For your visit to Maui, take a dive on the wild side. Mother Nature's wild side, that is -- on the Kahekili Highway on the northeast coast. This back-to-nature experience will take you past rolling pastures, tumbling waterfalls, exploding blowholes, crashing surf, and jagged lava coastlines.
Greeting the Rising Sun from Haleakala's Summit
Bundle up in warm clothing, fill a thermos full of hot java, and drive up to the 10,000-foot high summit of Haleakala to watch the sky turn from inky black to muted charcoal as a small sliver of orange forms on the horizon.

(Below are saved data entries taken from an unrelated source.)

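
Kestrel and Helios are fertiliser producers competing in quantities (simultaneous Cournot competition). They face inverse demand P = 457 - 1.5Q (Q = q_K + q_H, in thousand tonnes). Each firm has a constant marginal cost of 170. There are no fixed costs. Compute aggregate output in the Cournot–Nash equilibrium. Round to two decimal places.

Each firm earns π_i = (457 - 1.5Q)q_i - 170q_i.
First-order condition (treating rivals' output as given): 287 - 3q_i - (3/2)q_j = 0.
With identical firms every q_j equals q_i, so q_j = q_i and 287 = (9/2)q_i, giving q_i = 574/9.
Total output Q = 574/9 + 574/9 = 1148/9.

127.56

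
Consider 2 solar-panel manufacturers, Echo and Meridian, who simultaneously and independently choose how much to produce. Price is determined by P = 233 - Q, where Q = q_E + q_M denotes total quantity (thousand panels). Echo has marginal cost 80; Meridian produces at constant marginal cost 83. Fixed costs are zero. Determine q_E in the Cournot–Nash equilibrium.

52

Echo's profit: π_E = (233 - Q)q_E - (80q_E). Setting ∂π_E/∂q_E = 0: 153 - 2q_E - (q_M) = 0.
Meridian's first-order condition: 150 - 2q_M - (q_E) = 0.
So q_E = (153 - q_M)/2 and q_M = (150 - q_E)/2.
Solving the pair: q_E = 52, q_M = 49.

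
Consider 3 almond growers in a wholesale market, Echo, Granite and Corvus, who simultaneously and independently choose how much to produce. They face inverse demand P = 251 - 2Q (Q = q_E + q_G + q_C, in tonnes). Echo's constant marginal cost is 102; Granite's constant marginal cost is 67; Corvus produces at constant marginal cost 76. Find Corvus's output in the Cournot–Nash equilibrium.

24

Echo's profit: π_E = (251 - 2Q)q_E - (102q_E). Setting ∂π_E/∂q_E = 0: 149 - 4q_E - 2(q_G + q_C) = 0.
Granite's first-order condition: 184 - 4q_G - 2(q_E + q_C) = 0.
Corvus's profit: π_C = (251 - 2Q)q_C - (76q_C). Setting ∂π_C/∂q_C = 0: 175 - 4q_C - 2(q_E + q_G) = 0.
Adding the 3 conditions: 508 − 4Q − 4Q = 0, i.e. Q = 127/2.
Back-substituting: q_E = (149 − 127)/2 = 11, q_G = (184 − 127)/2 = 57/2, q_C = (175 − 127)/2 = 24.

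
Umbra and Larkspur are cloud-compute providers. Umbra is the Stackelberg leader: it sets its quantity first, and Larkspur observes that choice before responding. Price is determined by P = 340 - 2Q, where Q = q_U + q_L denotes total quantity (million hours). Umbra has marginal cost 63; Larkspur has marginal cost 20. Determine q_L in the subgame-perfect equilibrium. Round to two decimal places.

The follower Larkspur best-responds to any q_U: π_L = (340 - 2Q)q_L - 20q_L.
∂π_L/∂q_L = 320 - 2q_U - 4q_L = 0 gives the reaction function q_L = (320 - 2q_U)/4.
The leader anticipates this reaction. Substituting into P = 340 - 2Q gives P = 180 - q_U, so π_U = (180 - q_U)q_U - 63q_U.
Leader FOC: 117 - 2q_U = 0, so q_U = 117/2.
Then q_L = (320 - 2·(117/2))/4 = 203/4.

50.75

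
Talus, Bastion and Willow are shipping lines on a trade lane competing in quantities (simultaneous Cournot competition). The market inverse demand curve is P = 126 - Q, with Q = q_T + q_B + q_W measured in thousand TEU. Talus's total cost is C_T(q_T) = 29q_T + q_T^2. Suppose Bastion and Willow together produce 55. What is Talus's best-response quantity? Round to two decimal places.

With rivals' combined output fixed at 55, Talus's profit is π_T = (126 - 55 - q_T)q_T - (29q_T + q_T²) = (71 - q_T)q_T - (29q_T + q_T²).
∂π_T/∂q_T = 42 - 4q_T = 0, so q_T = 21/2.

10.50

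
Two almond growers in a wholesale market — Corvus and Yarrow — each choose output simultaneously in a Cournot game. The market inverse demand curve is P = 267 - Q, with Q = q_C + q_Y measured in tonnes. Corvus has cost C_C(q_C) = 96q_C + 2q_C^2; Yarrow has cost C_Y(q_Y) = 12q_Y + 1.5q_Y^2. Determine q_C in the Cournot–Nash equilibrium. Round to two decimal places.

20.69

Corvus's profit: π_C = (267 - Q)q_C - (96q_C + 2q_C²). Setting ∂π_C/∂q_C = 0: 171 - 6q_C - (q_Y) = 0.
Yarrow's profit: π_Y = (267 - Q)q_Y - (12q_Y + (3/2)q_Y²). Setting ∂π_Y/∂q_Y = 0: 255 - 5q_Y - (q_C) = 0.
So q_C = (171 - q_Y)/6 and q_Y = (255 - q_C)/5.
Substituting one into the other gives q_C = 600/29 and q_Y = 1359/29.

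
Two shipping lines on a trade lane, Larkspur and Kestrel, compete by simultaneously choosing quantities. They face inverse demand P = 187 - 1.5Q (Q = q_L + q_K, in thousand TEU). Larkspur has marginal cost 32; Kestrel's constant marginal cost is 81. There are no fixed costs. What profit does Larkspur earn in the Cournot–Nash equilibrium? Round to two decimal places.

3082.67

Larkspur's profit: π_L = (187 - 1.5Q)q_L - (32q_L). Setting ∂π_L/∂q_L = 0: 155 - 3q_L - (3/2)(q_K) = 0.
Kestrel's profit: π_K = (187 - 1.5Q)q_K - (81q_K). Setting ∂π_K/∂q_K = 0: 106 - 3q_K - (3/2)(q_L) = 0.
So q_L = (155 - (3/2)q_K)/3 and q_K = (106 - (3/2)q_L)/3.
Solving the pair: q_L = 136/3, q_K = 38/3.
Price P = 187 - (3/2)·58 = 100.
Larkspur's profit: (100 - 32)·(136/3) = 3082.6667.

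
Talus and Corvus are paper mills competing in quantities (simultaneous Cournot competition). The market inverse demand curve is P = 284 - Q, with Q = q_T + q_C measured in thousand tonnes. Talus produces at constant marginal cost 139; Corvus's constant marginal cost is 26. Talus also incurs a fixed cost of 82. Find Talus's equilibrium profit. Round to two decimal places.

31.78

Talus's profit: π_T = (284 - Q)q_T - (139q_T). Setting ∂π_T/∂q_T = 0: 145 - 2q_T - (q_C) = 0.
Corvus's profit: π_C = (284 - Q)q_C - (26q_C). Setting ∂π_C/∂q_C = 0: 258 - 2q_C - (q_T) = 0.
So q_T = (145 - q_C)/2 and q_C = (258 - q_T)/2.
Substituting one into the other gives q_T = 32/3 and q_C = 371/3.
Price P = 284 - 403/3 = 449/3.
Talus's profit: (449/3 - 139)·(32/3) - 82 = 286/9.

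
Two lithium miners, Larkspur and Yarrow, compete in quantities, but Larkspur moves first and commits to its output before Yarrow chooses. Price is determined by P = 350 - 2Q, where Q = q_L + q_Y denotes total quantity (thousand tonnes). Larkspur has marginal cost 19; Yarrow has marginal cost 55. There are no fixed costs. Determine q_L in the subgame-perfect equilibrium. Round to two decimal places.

91.75

Solve by backward induction. Given q_L, the follower Yarrow maximises π_Y = (350 - 2q_L - 2q_Y)q_Y - 55q_Y.
∂π_Y/∂q_Y = 295 - 2q_L - 4q_Y = 0 gives the reaction function q_Y = (295 - 2q_L)/4.
The leader anticipates this reaction. Substituting into P = 350 - 2Q gives P = 405/2 - q_L, so π_L = (405/2 - q_L)q_L - 19q_L.
Leader FOC: 367/2 - 2q_L = 0, so q_L = 367/4.
Then q_Y = (295 - 2·(367/4))/4 = 223/8.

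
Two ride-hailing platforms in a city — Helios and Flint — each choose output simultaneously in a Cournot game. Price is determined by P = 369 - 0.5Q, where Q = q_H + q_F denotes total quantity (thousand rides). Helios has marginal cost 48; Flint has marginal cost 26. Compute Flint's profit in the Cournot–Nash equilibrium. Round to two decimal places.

29605.56

Helios's profit: π_H = (369 - 0.5Q)q_H - (48q_H). Setting ∂π_H/∂q_H = 0: 321 - q_H - (1/2)(q_F) = 0.
Flint's first-order condition: 343 - q_F - (1/2)(q_H) = 0.
Rearranging gives the reaction functions q_H = (321 - (1/2)q_F) and q_F = (343 - (1/2)q_H).
Substituting one into the other gives q_H = 598/3 and q_F = 730/3.
Price P = 369 - (1/2)·(1328/3) = 443/3.
Flint's profit: (443/3 - 26)·(730/3) = 29605.5556.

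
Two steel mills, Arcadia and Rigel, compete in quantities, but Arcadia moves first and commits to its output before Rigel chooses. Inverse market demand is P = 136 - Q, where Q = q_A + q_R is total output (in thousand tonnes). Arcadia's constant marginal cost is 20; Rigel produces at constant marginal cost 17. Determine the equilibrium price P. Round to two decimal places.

48.25

Solve by backward induction. Given q_A, the follower Rigel maximises π_R = (136 - q_A - q_R)q_R - 17q_R.
∂π_R/∂q_R = 119 - q_A - 2q_R = 0 gives the reaction function q_R = (119 - q_A)/2.
The leader anticipates this reaction. Substituting into P = 136 - Q gives P = 153/2 - (1/2)q_A, so π_A = (153/2 - (1/2)q_A)q_A - 20q_A.
Maximising: ∂π_A/∂q_A = 113/2 - q_A = 0, giving q_A = 113/2.
Then q_R = (119 - 113/2)/2 = 125/4.
Total output Q = 351/4, so price P = 136 - 351/4 = 193/4.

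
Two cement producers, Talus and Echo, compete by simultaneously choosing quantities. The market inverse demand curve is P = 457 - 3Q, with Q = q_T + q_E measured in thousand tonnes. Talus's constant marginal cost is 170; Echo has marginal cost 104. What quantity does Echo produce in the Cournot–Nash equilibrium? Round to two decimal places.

46.56

Talus's profit: π_T = (457 - 3Q)q_T - (170q_T). Setting ∂π_T/∂q_T = 0: 287 - 6q_T - 3(q_E) = 0.
Echo's profit: π_E = (457 - 3Q)q_E - (104q_E). Setting ∂π_E/∂q_E = 0: 353 - 6q_E - 3(q_T) = 0.
Best responses: q_T = (287 - 3q_E)/6, q_E = (353 - 3q_T)/6.
Solving the pair: q_T = 221/9, q_E = 419/9.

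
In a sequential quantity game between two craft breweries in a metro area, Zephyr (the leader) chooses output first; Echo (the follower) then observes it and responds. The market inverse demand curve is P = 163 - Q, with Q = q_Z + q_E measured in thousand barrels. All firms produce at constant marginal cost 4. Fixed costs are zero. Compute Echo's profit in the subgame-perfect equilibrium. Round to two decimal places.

The follower Echo best-responds to any q_Z: π_E = (163 - Q)q_E - 4q_E.
∂π_E/∂q_E = 159 - q_Z - 2q_E = 0 gives the reaction function q_E = (159 - q_Z)/2.
Zephyr substitutes q_E(q_Z) into its own profit: π_Z = q_Z(163 - q_Z - (159 - q_Z)/2) - 4q_Z = (167/2 - (1/2)q_Z)q_Z - 4q_Z.
The leader's first-order condition 159/2 - q_Z = 0 yields q_Z = 159/2.
Then q_E = (159 - 159/2)/2 = 159/4.
Price P = 163 - 477/4 = 175/4.
Echo's profit: (175/4 - 4)·(159/4) = 1580.0625.

1580.06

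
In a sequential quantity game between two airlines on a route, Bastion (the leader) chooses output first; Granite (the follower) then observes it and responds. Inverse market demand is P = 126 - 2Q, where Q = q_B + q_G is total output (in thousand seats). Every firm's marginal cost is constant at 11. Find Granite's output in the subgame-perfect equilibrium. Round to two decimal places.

14.38

Solve by backward induction. Given q_B, the follower Granite maximises π_G = (126 - 2q_B - 2q_G)q_G - 11q_G.
Setting the follower's marginal profit to zero, 115 - 2q_B - 4q_G = 0, i.e. q_G = (115 - 2q_B)/4.
The leader anticipates this reaction. Substituting into P = 126 - 2Q gives P = 137/2 - q_B, so π_B = (137/2 - q_B)q_B - 11q_B.
The leader's first-order condition 115/2 - 2q_B = 0 yields q_B = 115/4.
Then q_G = (115 - 2·(115/4))/4 = 115/8.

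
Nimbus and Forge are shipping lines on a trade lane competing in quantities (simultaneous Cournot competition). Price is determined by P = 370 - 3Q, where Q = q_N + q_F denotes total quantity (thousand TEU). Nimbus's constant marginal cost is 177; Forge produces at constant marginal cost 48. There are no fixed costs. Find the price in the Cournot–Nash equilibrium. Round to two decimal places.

Nimbus's profit: π_N = (370 - 3Q)q_N - (177q_N). Setting ∂π_N/∂q_N = 0: 193 - 6q_N - 3(q_F) = 0.
Forge's profit: π_F = (370 - 3Q)q_F - (48q_F). Setting ∂π_F/∂q_F = 0: 322 - 6q_F - 3(q_N) = 0.
Rearranging gives the reaction functions q_N = (193 - 3q_F)/6 and q_F = (322 - 3q_N)/6.
Substituting one into the other gives q_N = 64/9 and q_F = 451/9.
Total output Q = 515/9, so price P = 370 - 3·(515/9) = 595/3.

198.33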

Exploring a Different Hawaii: Upcountry Maui
On the slopes of Haleakala, cowboys, farmers, ranchers, and other country people make their homes in serene, neighborly communities such as Makawao, Kula, and Ulupalakua -- worlds away from the bustling beach resorts. Maui's only winery is located here, offering the perfect place for a picnic.
Watching the Windsurfers
World-championship contests are held at Hookipa, on the north shore, one of the greatest windsurfing spots on the planet. Sit on a grassy bluff or stretch out on the sandy beach, and watch the world's top-ranked windsurfers twirling and dancing on the wind and waves like colorful butterflies.

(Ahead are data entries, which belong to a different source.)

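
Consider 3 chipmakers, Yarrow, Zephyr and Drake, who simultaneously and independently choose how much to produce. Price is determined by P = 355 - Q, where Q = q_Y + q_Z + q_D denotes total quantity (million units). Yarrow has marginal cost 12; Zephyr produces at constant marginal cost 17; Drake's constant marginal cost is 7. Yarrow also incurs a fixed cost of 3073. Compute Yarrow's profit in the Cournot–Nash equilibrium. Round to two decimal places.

Yarrow's profit: π_Y = (355 - Q)q_Y - (12q_Y). Setting ∂π_Y/∂q_Y = 0: 343 - 2q_Y - (q_Z + q_D) = 0.
Zephyr's profit: π_Z = (355 - Q)q_Z - (17q_Z). Setting ∂π_Z/∂q_Z = 0: 338 - 2q_Z - (q_Y + q_D) = 0.
Drake's first-order condition: 348 - 2q_D - (q_Y + q_Z) = 0.
Summing all 3 equations gives 1029 − 4Q = 0, hence Q = 1029/4.
Back-substituting: q_Y = (343 − 1029/4) = 343/4, q_Z = (338 − 1029/4) = 323/4, q_D = (348 − 1029/4) = 363/4.
Price P = 355 - 1029/4 = 391/4.
Yarrow's profit: (391/4 - 12)·(343/4) - 3073 = 4280.0625.

4280.06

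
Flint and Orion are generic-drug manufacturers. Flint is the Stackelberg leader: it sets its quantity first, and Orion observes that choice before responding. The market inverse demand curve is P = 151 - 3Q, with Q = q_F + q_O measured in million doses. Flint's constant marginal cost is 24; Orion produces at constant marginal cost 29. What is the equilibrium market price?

57

Solve by backward induction. Given q_F, the follower Orion maximises π_O = (151 - 3q_F - 3q_O)q_O - 29q_O.
Setting the follower's marginal profit to zero, 122 - 3q_F - 6q_O = 0, i.e. q_O = (122 - 3q_F)/6.
The leader anticipates this reaction. Substituting into P = 151 - 3Q gives P = 90 - (3/2)q_F, so π_F = (90 - (3/2)q_F)q_F - 24q_F.
Maximising: ∂π_F/∂q_F = 66 - 3q_F = 0, giving q_F = 22.
Then q_O = (122 - 3·22)/6 = 28/3.
Total output Q = 94/3, so price P = 151 - 3·(94/3) = 57.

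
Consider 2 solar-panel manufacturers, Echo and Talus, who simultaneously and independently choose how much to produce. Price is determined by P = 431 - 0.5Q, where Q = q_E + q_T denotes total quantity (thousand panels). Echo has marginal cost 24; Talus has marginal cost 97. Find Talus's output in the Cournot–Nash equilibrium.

174

Echo's profit: π_E = (431 - 0.5Q)q_E - (24q_E). Setting ∂π_E/∂q_E = 0: 407 - q_E - (1/2)(q_T) = 0.
Talus's profit: π_T = (431 - 0.5Q)q_T - (97q_T). Setting ∂π_T/∂q_T = 0: 334 - q_T - (1/2)(q_E) = 0.
So q_E = (407 - (1/2)q_T) and q_T = (334 - (1/2)q_E).
Solving the pair: q_E = 320, q_T = 174.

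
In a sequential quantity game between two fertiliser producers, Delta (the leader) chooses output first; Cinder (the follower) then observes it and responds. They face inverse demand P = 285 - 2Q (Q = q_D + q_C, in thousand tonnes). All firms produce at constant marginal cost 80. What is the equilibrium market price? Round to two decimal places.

131.25

Solve by backward induction. Given q_D, the follower Cinder maximises π_C = (285 - 2q_D - 2q_C)q_C - 80q_C.
Setting the follower's marginal profit to zero, 205 - 2q_D - 4q_C = 0, i.e. q_C = (205 - 2q_D)/4.
Delta substitutes q_C(q_D) into its own profit: π_D = q_D(285 - 2q_D - (205 - 2q_D)/2) - 80q_D = (365/2 - q_D)q_D - 80q_D.
Leader FOC: 205/2 - 2q_D = 0, so q_D = 205/4.
Then q_C = (205 - 2·(205/4))/4 = 205/8.
Total output Q = 615/8, so price P = 285 - 2·(615/8) = 525/4.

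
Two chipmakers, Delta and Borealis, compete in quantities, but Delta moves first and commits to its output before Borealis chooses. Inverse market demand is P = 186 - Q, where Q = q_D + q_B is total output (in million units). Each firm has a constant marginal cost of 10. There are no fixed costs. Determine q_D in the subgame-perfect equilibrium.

88

Solve by backward induction. Given q_D, the follower Borealis maximises π_B = (186 - q_D - q_B)q_B - 10q_B.
∂π_B/∂q_B = 176 - q_D - 2q_B = 0 gives the reaction function q_B = (176 - q_D)/2.
Delta substitutes q_B(q_D) into its own profit: π_D = q_D(186 - q_D - (176 - q_D)/2) - 10q_D = (98 - (1/2)q_D)q_D - 10q_D.
Leader FOC: 88 - q_D = 0, so q_D = 88.
Then q_B = (176 - 88)/2 = 44.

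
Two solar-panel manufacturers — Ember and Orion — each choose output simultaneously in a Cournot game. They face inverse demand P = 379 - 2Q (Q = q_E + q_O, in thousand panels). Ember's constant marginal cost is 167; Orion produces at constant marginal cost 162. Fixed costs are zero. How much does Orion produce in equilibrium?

Ember's profit: π_E = (379 - 2Q)q_E - (167q_E). Setting ∂π_E/∂q_E = 0: 212 - 4q_E - 2(q_O) = 0.
Orion's profit: π_O = (379 - 2Q)q_O - (162q_O). Setting ∂π_O/∂q_O = 0: 217 - 4q_O - 2(q_E) = 0.
Rearranging gives the reaction functions q_E = (212 - 2q_O)/4 and q_O = (217 - 2q_E)/4.
Solving the pair: q_E = 69/2, q_O = 37.

37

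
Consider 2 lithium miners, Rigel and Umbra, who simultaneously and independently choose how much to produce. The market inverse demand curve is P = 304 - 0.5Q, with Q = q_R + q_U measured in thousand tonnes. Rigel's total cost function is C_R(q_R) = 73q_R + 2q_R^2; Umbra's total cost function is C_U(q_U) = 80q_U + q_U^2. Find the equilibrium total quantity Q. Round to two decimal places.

107.49

Rigel's profit: π_R = (304 - 0.5Q)q_R - (73q_R + 2q_R²). Setting ∂π_R/∂q_R = 0: 231 - 5q_R - (1/2)(q_U) = 0.
Umbra's profit: π_U = (304 - 0.5Q)q_U - (80q_U + q_U²). Setting ∂π_U/∂q_U = 0: 224 - 3q_U - (1/2)(q_R) = 0.
Rearranging gives the reaction functions q_R = (231 - (1/2)q_U)/5 and q_U = (224 - (1/2)q_R)/3.
Solving the pair: q_R = 39.3898, q_U = 68.1017.
Total output Q = 39.3898 + 68.1017 = 107.4915.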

Driving Through a Tropical Rainforest
The Hana Highway isn't just a drive -- it's an adventure. Stop along the way to plunge into icy mountain ponds filled by cascading waterfalls, gaze upon vistas of waves pummeling soaring ocean cliffs, and inhale the sweet aroma of blooming ginger.
Hunting for Whales on Land
No need to shell out megabucks to go out to sea in search of humpback whales -- you can watch these majestic mammals breach and spyhop from shore. The humpbacks arrive as early as November, but the majority travel through Maui's waters from mid-December to mid-April.
Hiking to a Waterfall
There are waterfalls and then there are waterfalls: The magnificent 400-foot Waimoku Falls, in Oheo Gulch outside of Hana, are worth the long drive and the uphill hike you have to take to get there.

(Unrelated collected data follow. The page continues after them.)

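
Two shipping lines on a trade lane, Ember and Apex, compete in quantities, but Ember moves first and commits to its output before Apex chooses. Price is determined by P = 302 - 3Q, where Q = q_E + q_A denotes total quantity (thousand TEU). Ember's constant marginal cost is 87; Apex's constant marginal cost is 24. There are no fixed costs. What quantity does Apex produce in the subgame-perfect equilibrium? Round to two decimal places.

33.67

Solve by backward induction. Given q_E, the follower Apex maximises π_A = (302 - 3q_E - 3q_A)q_A - 24q_A.
Setting the follower's marginal profit to zero, 278 - 3q_E - 6q_A = 0, i.e. q_A = (278 - 3q_E)/6.
Ember substitutes q_A(q_E) into its own profit: π_E = q_E(302 - 3q_E - (278 - 3q_E)/2) - 87q_E = (163 - (3/2)q_E)q_E - 87q_E.
The leader's first-order condition 76 - 3q_E = 0 yields q_E = 76/3.
Then q_A = (278 - 3·(76/3))/6 = 101/3.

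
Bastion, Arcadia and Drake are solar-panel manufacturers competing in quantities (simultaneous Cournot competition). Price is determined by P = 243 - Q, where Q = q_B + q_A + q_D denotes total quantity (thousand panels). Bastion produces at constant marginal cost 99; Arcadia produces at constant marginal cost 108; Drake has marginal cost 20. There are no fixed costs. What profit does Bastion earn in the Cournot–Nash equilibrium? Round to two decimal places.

Bastion's profit: π_B = (243 - Q)q_B - (99q_B). Setting ∂π_B/∂q_B = 0: 144 - 2q_B - (q_A + q_D) = 0.
Arcadia's first-order condition: 135 - 2q_A - (q_B + q_D) = 0.
Drake's first-order condition: 223 - 2q_D - (q_B + q_A) = 0.
Adding the 3 first-order conditions: 502 − 4Q = 0, so Q = 251/2.
Back-substituting: q_B = (144 − 251/2) = 37/2, q_A = (135 − 251/2) = 19/2, q_D = (223 − 251/2) = 195/2.
Price P = 243 - 251/2 = 235/2.
Bastion's profit: (235/2 - 99)·(37/2) = 1369/4.

342.25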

Challenging the Greens at Ka'anapali Golf Course
All golfers, from high handicappers to near-pros, will love these two challenging courses. The North Course is a true Robert Trent Jones, Sr., design, with an abundance of wide bunkers. The South Course requires more accuracy on the narrow, hilly fairways.
Snorkeling at Black Rock
Four-mile-long Kaanapali stands out as one of Maui's best beaches, with grainy gold sand as far as the eye can see. The best snorkeling is around Black Rock: the water is clear, calm, and populated with brilliant tropical fish. Stick around for a short torch-lighting ceremony at sunset, which ends with a diver leaping off the rock into the ocean below.